An octogenarian heckler is ejected from a Labour Party Conference
reportedly under the guise of anti-terrorism legislation; demonstrators against
a further runway at Heathrow are detained and harassed by police.
Our ancient liberties under the common law are now measured by reference
to a European convention, that of Human Rights. Once, everything was
permitted unless proscribed; soon, activities will require state permission, if not
licensing. Our political language has long ceased to be that of left or right. The
argument is dominated by the conflict between authoritarians and
libertarians.
Are we gradually laying the ground for a future totalitarianism? If nothing
else Eichmann has taught us that where there is a political will, bureaucrats
will act, irrespective of the end.
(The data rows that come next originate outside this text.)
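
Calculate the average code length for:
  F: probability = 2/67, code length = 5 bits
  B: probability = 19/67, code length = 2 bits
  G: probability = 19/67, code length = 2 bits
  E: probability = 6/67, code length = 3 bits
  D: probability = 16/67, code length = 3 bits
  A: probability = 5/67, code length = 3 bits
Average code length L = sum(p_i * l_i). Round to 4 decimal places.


Weighted contributions p_i * l_i:
  F: (2/67) * 5 = 10/67
  B: (19/67) * 2 = 38/67
  G: (19/67) * 2 = 38/67
  E: (6/67) * 3 = 18/67
  D: (16/67) * 3 = 48/67
  A: (5/67) * 3 = 15/67
Sum = (10 + 38 + 38 + 18 + 48 + 15)/67 = 167/67

L = 167/67 = 2.4925 bits/symbol


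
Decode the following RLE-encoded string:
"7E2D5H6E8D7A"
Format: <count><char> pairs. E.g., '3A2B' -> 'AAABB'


Expanding each <count><char> pair:
  7E -> 'EEEEEEE'
  2D -> 'DD'
  5H -> 'HHHHH'
  6E -> 'EEEEEE'
  8D -> 'DDDDDDDD'
  7A -> 'AAAAAAA'

Decoded = EEEEEEEDDHHHHHEEEEEEDDDDDDDDAAAAAAA


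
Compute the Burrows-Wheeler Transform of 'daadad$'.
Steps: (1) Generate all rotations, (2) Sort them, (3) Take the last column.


Rotations (sorted):
  0: $daadad -> last char: d
  1: aadad$d -> last char: d
  2: ad$daad -> last char: d
  3: adad$da -> last char: a
  4: d$daada -> last char: a
  5: daadad$ -> last char: $
  6: dad$daa -> last char: a


BWT = dddaa$a


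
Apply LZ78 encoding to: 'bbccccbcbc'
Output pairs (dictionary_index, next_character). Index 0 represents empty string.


LZ78 encoding steps:
Dictionary: {0: ''}
Step 1: w='' (idx 0), next='b' -> output (0, 'b'), add 'b' as idx 1
Step 2: w='b' (idx 1), next='c' -> output (1, 'c'), add 'bc' as idx 2
Step 3: w='' (idx 0), next='c' -> output (0, 'c'), add 'c' as idx 3
Step 4: w='c' (idx 3), next='c' -> output (3, 'c'), add 'cc' as idx 4
Step 5: w='bc' (idx 2), next='b' -> output (2, 'b'), add 'bcb' as idx 5
Step 6: w='c' (idx 3), end of input -> output (3, '')


Encoded: [(0, 'b'), (1, 'c'), (0, 'c'), (3, 'c'), (2, 'b'), (3, '')]


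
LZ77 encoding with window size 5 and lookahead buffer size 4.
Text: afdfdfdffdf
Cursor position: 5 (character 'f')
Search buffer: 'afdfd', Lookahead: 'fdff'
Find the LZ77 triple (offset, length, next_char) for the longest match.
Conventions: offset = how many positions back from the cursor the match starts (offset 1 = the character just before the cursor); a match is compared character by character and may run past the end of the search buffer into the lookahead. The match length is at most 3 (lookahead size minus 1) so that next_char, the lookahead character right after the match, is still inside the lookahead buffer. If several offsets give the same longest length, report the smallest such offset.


Try each offset into the search buffer:
  offset=1 (pos 4, char 'd'): match length 0
  offset=2 (pos 3, char 'f'): match length 3
  offset=3 (pos 2, char 'd'): match length 0
  offset=4 (pos 1, char 'f'): match length 3
  offset=5 (pos 0, char 'a'): match length 0
Longest match has length 3, found at offsets 2, 4; take the smallest, offset 2.
next_char = character at position 5 + 3 = 8 -> 'f'

Best match: offset=2, length=3 (matching 'fdf' starting at position 3)
LZ77 triple: (2, 3, 'f')


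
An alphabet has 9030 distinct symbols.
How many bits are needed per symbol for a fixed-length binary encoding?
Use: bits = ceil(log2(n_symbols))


log2(9030) = 13.1405
Bracket: 2^13 = 8192 < 9030 <= 2^14 = 16384
So ceil(log2(9030)) = 14

bits = ceil(log2(9030)) = ceil(13.1405) = 14 bits


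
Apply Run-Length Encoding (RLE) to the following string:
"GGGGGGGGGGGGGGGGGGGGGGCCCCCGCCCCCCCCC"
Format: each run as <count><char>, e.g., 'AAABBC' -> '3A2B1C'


Scanning runs left to right:
  i=0: run of 'G' x 22 -> '22G'
  i=22: run of 'C' x 5 -> '5C'
  i=27: run of 'G' x 1 -> '1G'
  i=28: run of 'C' x 9 -> '9C'

RLE = 22G5C1G9C


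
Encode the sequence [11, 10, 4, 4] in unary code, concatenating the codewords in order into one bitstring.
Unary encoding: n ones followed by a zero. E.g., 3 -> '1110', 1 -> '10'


Encode each number as n ones followed by a terminating 0:
  11 -> 111111111110 (12 bits)
  10 -> 11111111110 (11 bits)
  4 -> 11110 (5 bits)
  4 -> 11110 (5 bits)
Total length = 12 + 11 + 5 + 5 = 33 bits.

Unary([11, 10, 4, 4]) = 111111111110111111111101111011110 (33 bits)


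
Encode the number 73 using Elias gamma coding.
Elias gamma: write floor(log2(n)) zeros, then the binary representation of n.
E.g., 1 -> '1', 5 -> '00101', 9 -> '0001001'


num_bits = floor(log2(73)) + 1 = 7
leading_zeros = num_bits - 1 = 6
binary(73) = 1001001

Elias gamma(73) = '000000' + '1001001' = 0000001001001 (13 bits)


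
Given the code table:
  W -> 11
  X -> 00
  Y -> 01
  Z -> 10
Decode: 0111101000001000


Decoding:
01 -> Y
11 -> W
10 -> Z
10 -> Z
00 -> X
00 -> X
10 -> Z
00 -> X


Result: YWZZXXZX


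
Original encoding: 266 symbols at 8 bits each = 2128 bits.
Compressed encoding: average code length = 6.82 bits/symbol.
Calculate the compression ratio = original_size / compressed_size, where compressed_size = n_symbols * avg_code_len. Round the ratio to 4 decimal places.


original_size = n_symbols * orig_bits = 266 * 8 = 2128 bits
compressed_size = n_symbols * avg_code_len = 266 * 6.82 = 1814.12 bits
ratio = original_size / compressed_size = 2128 / 1814.12 = 1.173

Compression ratio = 1.173


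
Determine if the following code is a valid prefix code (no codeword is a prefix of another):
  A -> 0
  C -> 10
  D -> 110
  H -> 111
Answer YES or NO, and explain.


Checking each pair (does one codeword prefix another?):
  A='0' vs C='10': no prefix
  A='0' vs D='110': no prefix
  A='0' vs H='111': no prefix
  C='10' vs A='0': no prefix
  C='10' vs D='110': no prefix
  C='10' vs H='111': no prefix
  D='110' vs A='0': no prefix
  D='110' vs C='10': no prefix
  D='110' vs H='111': no prefix
  H='111' vs A='0': no prefix
  H='111' vs C='10': no prefix
  H='111' vs D='110': no prefix
No violation found over all pairs.

YES -- this is a valid prefix code. No codeword is a prefix of any other codeword.


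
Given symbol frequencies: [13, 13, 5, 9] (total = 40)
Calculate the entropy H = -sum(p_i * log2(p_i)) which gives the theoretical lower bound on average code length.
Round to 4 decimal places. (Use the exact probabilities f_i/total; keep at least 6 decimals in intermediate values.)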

These papers demonstrate how easy it is to do
so, once the mechanism and powers for bureaucratic management and
intervention have been laid down.
As Lord Russell concludes, writing of Eichmann, “That the head of a small
department felt able to implement Hitler’s criminal plans, without so much as
a protest, is a reminder, never to be forgotten, of the appalling and disastrous
effects of totalitarianism on men’s minds.”
This is an abridged version of an article which originally appeared in the Inner
Temple Yearbook 2008-2009.
Postscript
The Inn’s Library Committee and Executive Committee later agreed that the
Eichmann papers should be deposited on long term loan with the Wiener
Library (which specialises in material on the Holocaust), where they would be
more readily accessible to researchers.
The present Lord Russell of Liverpool was consulted about the origin of the
papers but had no knowledge of them.